The length of a lost intron was represented by the length of its orthologous intron in the most closely related species, defined by the phylogenetic relationships shown in figure S2. For instance, the intron at the orthologous position of C. remanei was taken as a representative intron of the lost intron of C. latens. For the introns in C. sinica, the introns at orthologous positions in C. briggsae and C. nigoni were considered representative introns. The representative length of the C. sinica intron was the average length of the orthologous introns in C. briggsae and C. nigoni.

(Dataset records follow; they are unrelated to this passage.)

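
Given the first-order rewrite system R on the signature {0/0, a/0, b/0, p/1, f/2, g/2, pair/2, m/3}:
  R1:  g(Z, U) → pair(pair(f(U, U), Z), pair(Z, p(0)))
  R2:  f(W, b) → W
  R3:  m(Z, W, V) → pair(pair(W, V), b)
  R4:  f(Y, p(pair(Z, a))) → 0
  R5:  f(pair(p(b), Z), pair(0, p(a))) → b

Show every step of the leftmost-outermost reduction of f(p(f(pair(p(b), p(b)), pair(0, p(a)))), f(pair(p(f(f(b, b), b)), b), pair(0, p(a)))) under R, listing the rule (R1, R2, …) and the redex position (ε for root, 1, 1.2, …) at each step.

p(b)

1. f(p(f(pair(p(b), p(b)), pair(0, p(a)))), f(pair(p(f(f(b, b), b)), b), pair(0, p(a))))  →  f(p(b), f(pair(p(f(f(b, b), b)), b), pair(0, p(a))))   [R5 at 1.1]
2. f(p(b), f(pair(p(f(f(b, b), b)), b), pair(0, p(a))))  →  f(p(b), f(pair(p(f(b, b)), b), pair(0, p(a))))   [R2 at 2.1.1.1]
3. f(p(b), f(pair(p(f(b, b)), b), pair(0, p(a))))  →  f(p(b), f(pair(p(b), b), pair(0, p(a))))   [R2 at 2.1.1.1]
4. f(p(b), f(pair(p(b), b), pair(0, p(a))))  →  f(p(b), b)   [R5 at 2]
5. f(p(b), b)  →  p(b)   [R2 at ε]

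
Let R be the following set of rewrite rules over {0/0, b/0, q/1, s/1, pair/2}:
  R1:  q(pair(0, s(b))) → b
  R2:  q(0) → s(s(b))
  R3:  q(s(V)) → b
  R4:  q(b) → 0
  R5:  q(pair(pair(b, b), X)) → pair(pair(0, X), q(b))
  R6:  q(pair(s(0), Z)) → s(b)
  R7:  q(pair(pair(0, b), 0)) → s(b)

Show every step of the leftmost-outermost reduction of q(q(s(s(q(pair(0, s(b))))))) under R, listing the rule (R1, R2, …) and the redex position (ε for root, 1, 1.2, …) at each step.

1. q(q(s(s(q(pair(0, s(b)))))))  →  q(b)   [R3 at 1]
2. q(b)  →  0   [R4 at ε]

0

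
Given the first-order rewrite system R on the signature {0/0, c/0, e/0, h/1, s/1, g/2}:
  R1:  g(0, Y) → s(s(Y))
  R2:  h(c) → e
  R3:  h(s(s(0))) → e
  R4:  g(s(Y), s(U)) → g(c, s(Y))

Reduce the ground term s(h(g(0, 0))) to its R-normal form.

1. s(h(g(0, 0)))  →  s(h(s(s(0))))   [R1 at 1.1]
2. s(h(s(s(0))))  →  s(e)   [R3 at 1]

s(e)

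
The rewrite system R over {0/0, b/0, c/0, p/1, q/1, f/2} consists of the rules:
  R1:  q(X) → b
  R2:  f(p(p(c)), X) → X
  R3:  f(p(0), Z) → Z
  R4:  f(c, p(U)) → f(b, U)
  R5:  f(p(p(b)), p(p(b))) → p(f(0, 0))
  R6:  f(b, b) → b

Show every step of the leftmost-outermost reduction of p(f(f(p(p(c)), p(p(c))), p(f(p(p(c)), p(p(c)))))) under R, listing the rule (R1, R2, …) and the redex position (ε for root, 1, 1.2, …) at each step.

1. p(f(f(p(p(c)), p(p(c))), p(f(p(p(c)), p(p(c))))))  →  p(f(p(p(c)), p(f(p(p(c)), p(p(c))))))   [R2 at 1.1]
2. p(f(p(p(c)), p(f(p(p(c)), p(p(c))))))  →  p(p(f(p(p(c)), p(p(c)))))   [R2 at 1]
3. p(p(f(p(p(c)), p(p(c)))))  →  p(p(p(p(c))))   [R2 at 1.1]

p(p(p(p(c))))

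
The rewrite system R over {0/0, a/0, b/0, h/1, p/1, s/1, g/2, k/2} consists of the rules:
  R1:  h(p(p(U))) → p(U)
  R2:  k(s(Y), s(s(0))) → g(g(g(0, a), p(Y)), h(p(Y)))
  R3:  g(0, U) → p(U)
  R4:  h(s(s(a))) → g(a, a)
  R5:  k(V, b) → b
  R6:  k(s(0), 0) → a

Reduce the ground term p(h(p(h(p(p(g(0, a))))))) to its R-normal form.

1. p(h(p(h(p(p(g(0, a)))))))  →  p(h(p(p(g(0, a)))))   [R1 at 1.1.1]
2. p(h(p(p(g(0, a)))))  →  p(p(g(0, a)))   [R1 at 1]
3. p(p(g(0, a)))  →  p(p(p(a)))   [R3 at 1.1]

p(p(p(a)))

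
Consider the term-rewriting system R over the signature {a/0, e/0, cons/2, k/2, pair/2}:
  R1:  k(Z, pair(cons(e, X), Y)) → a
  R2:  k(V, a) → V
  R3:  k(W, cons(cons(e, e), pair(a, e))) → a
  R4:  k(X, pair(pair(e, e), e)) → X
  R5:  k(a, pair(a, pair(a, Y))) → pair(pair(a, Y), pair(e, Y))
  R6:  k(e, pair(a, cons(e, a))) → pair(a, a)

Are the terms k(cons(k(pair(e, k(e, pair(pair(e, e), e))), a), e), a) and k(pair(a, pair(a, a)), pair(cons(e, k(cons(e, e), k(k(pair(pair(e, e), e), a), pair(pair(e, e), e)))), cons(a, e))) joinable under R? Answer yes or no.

Reduce t₁ = k(cons(k(pair(e, k(e, pair(pair(e, e), e))), a), e), a):
1. k(cons(k(pair(e, k(e, pair(pair(e, e), e))), a), e), a)  →  cons(k(pair(e, k(e, pair(pair(e, e), e))), a), e)   [R2 at ε]
2. cons(k(pair(e, k(e, pair(pair(e, e), e))), a), e)  →  cons(pair(e, k(e, pair(pair(e, e), e))), e)   [R2 at 1]
3. cons(pair(e, k(e, pair(pair(e, e), e))), e)  →  cons(pair(e, e), e)   [R4 at 1.2]

Reduce t₂ = k(pair(a, pair(a, a)), pair(cons(e, k(cons(e, e), k(k(pair(pair(e, e), e), a), pair(pair(e, e), e)))), cons(a, e))):
1. k(pair(a, pair(a, a)), pair(cons(e, k(cons(e, e), k(k(pair(pair(e, e), e), a), pair(pair(e, e), e)))), cons(a, e)))  →  a   [R1 at ε]

no — NF(t₁) = cons(pair(e, e), e), NF(t₂) = a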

In the length comparison between lost introns and conserved introns, representative lengths were also used for the conserved introns.

Microhomology identification

Microhomology is defined as a pair of short, direct repeats around each end of an intron. Ten bp sequences symmetrically across the exon–intron boundaries of targeted introns between upstream and downstream were surveyed for the presence/absence of microhomology. We sequentially extracted the repeat sequences from the upstream and downstream boundary-positioned sequences and compared the similarities between the two regions. The repeat sizes were set from 3 to 8. Only the two sequences with entire consistency were regarded as homologous repeats.

Analysis of RNA-seq data

With abundant food, optimal temperature (20 °C), and sparse population, the development of Caenorhabditis worms from embryo to adult can be divided into four larval stages, L1 to L4 [82]. We downloaded the RNA-seq data, SRR7781209 and SRR7781210 (L4-early adult stage), and SRR14578903, SRR14578904, and SRR14578905 (early embryos tissues) from the Sequence Read Archive data of the NCBI database [83]. The RNA-seq reads of C. briggsae (SRR7781208), C. remanei (SRR7781207, SRR7781212), and C. brenneri (SRR7781211), sampled from the L4-early adult stage were also downloaded from the same database. All these RNA-seq files are listed in Additional file 1: Table S8.

RNA-Seq reads were aligned to the reference genomes using TopHat algorithm v2.0.14 (using parameters—library-type fr-unstranded—min-segment-intron 10—max-segment-intron 20000) [84]. The mapped reads were used to re-annotate the exon–intron structures.

The RNA-seq count data of early embryos tissues (SRR14578903, SRR14578904, SRR14578905) were normalized to Fragments Per Kilobase per Million (FPKM) mapped reads using Cufflinks v2.2.1, an open-source software program, using the parameters—G-library-type fr-unstranded [85]. The FPKM values were used to represent gene expression levels.

Statistical analysis

Data calculations were performed using a series of custom Perl scripts. Statistical analysis and plotting were performed using R v4.0.3 and SPSS R26.0.0. Chi-square test (chisq.test function), Mann–Whitney U test (wilcox.test), Benjamini–Hochberg test (p.adjust function), and PGLS were calculated using the R packages, phytools v0.7-70 [86], ape v5.4-1 [87], MASS v7.3-53 [88], mvtnorm v1.1-1 [89], and caper v1.0.1[90]. The phylogenetic signals were examined using phylosig functions (parameter method = lambda) in the R package phytools v0.7-70. Spearman rank correlation test and Wilcoxon signed ranks test were calculated using the SPSS. The plots were constructed using ggplot2 [91].